3. Но на деле обе эти модели – медицинская и судебная, которые впоследствии станут столь важными для организации и оформления покаянного признания, играют, как кажется, лишь вспомогательную роль в практике экзомологезы. Обязанность кающегося проявлять себя в истине своей греховности и в подлинности своего покаяния находит более глубокое основание в своей связи с мученичеством. Покаяние связано с мученичеством по двум причинам. С одной стороны, мученику обещано прощение грехов: пролитая им кровь смывает грехи. Если он соглашается вторично исповедовать в истязаниях веру, впервые выказанную при крещении, то эти истязания становятся вторым крещением, [так же] отпускающим грехи, как и первое[313]. С другой стороны, спасительная сила покаяния – еще одного «второго крещения» – была после трудных дискуссий признана причитающейся падшим, то есть решившим отступить от веры, под страхом пыток.
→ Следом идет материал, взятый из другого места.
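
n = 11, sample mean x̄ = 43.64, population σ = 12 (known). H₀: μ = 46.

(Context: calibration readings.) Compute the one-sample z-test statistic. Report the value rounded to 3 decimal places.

test statistic = -0.652

SE = σ/√n = 12/√11 = 3.6181
z = (x̄−μ₀)/SE = (43.64−46)/3.6181 = -0.6523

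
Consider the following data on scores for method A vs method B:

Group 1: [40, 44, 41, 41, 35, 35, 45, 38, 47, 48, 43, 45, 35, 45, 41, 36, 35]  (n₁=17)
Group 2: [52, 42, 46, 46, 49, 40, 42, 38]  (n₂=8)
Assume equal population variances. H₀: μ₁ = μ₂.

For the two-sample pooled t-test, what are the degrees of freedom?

degrees of freedom = 23

df = n₁ + n₂ − 2 = 17 + 8 − 2 = 23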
Для них покаяние есть способ вновь утвердить свою веру, приняв мученичество, которого они по слабости своей пожелали избегнуть. Эта тема возникает сразу после великих гонений и сохраняется в дальнейшем. Покаяние предстает в ней субститутом мученичества для тех, кто уже не имеет возможности испытать свою веру под страшной угрозой. «Мученики убиты, – вопрошает святой Августин, – и кто чада тех убитых, если не мы? И как добиться нам избавления, если не сказав Господу: „Ты разрешил узы мои, Тебе принесу жертву хвалы“?»[314]